Thirty years ago the U.S. Senate refused to confirm the conservative jurist and legal theorist Robert Bork to the U.S. Supreme Court. As a result of Bork's borking, Anthony Kennedy joined the Court instead.

Writing at the Library of Law & Liberty, Mark Pulliam wonders what might have been had Bork, not Kennedy, made it through. "As a justice, Bork would likely have been a more conservative (but less sarcastic) version of Scalia," Pulliam writes. But there would have been some crucial differences between the two conservatives. For instance, Pulliam argues, Bork might well have disagreed with Scalia on the Second Amendment. That disagreement could have caused the landmark gun rights case District of Columbia v. Heller to have come out the other way.

Here is the heart of Pulliam's case:

Why do I suggest that Bork might have voted differently from Kennedy [in Heller]?As far as I can tell, Bork, who died in 2012, never commented publicly on Heller, but his general approach to constitutional interpretation is that courts should defer to the political branches unless the Constitution clearly puts the subject "off limits" from majoritarian rule. The Second Amendment, with its odd phraseology ("A well regulated Militia, being necessary to the security of a free State"), might have presented Bork with the same difficulty as the Ninth Amendment (which he once compared to an "ink blot") or the Privileges or Immunities Clause of the Fourteenth Amendment, making him reluctant to read into the constitutional text rights that the Framers did not expressly put there.

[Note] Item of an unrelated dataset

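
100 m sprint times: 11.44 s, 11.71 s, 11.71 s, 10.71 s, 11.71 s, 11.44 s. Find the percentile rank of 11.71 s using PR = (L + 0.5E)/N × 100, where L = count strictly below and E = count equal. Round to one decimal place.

75.0

N = 6.
Strictly below 11.71: 3. Equal to 11.71: 3.
PR = (3 + 0.5·3)/6 × 100 = 75.0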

This is not mere speculation. In Slouching Towards Gomorrah, Bork referred to the language of the Second Amendment as "somewhat ambiguous[]." In the same passage, he stated that "The Second Amendment was designed to allow states to defend themselves against a possibly tyrannical national government." While it is clear that Bork was opposed to gun control on policy grounds, it is not clear that he agreed that the Second Amendment conferred an individual right.

That largely tracks with my own understanding of Bork's jurisprudence. In my book Overruled, I described Bork as a "principled advocate of judicial minimalism," noting that Bork "opposed not only what he saw as the Court's liberal activism in Griswold [v. Connecticut] and Roe [v. Wade], he also rejected what he saw as the conservative activism of Lochner v. New York, the same case denounced by Progressive luminaries such as [Oliver Wendell] Holmes, Felix Frankfurter, and Theodore Roosevelt."

In his 1990 book The Tempting of America, Bork argued that one of the biggest threats facing America was the misguided effort to consistently elevate individual liberty above majority rule. As Bork saw it, that approach was totally backwards. The "first principle" of the American system is not individualism, he insisted, it is majoritarianism. "In wide areas of life," Bork wrote, "majorities are entitled to rule, if they wish, simply because they are majorities."

Bork's majoritarian philosophy has clear implications for the legal battles over gun control. Take D.C. v. Heller, in which the Court struck down Washington's handgun ban. As Bork might have asked, what business do unelected federal judges have sticking their noses into the regulatory consensus reached by the local officials that are directly accountable to Washington's residents? If would-be gun owners don't like what the law says, the Bork-ian argument goes, they should take their complaints to the ballot box, not to the courthouse.

As it happens, that very argument is alive and well in certain conservative legal quarters today. Back in February, conservative Judge J. Harvie Wilkinson III of the U.S. Court of Appeals for the 4th Circuit joined the majority of that court in upholding Maryland's ban on "assault weapons" and detachable large-capacity magazines. "It is altogether fair to argue that the assault weapons here should be less regulated," Wilkinson wrote in concurrence, "but that is for the people of Maryland (and the Virginias and the Carolinas) to decide."

Robert Bork may be gone, but his majoritarian judicial philosophy lives on.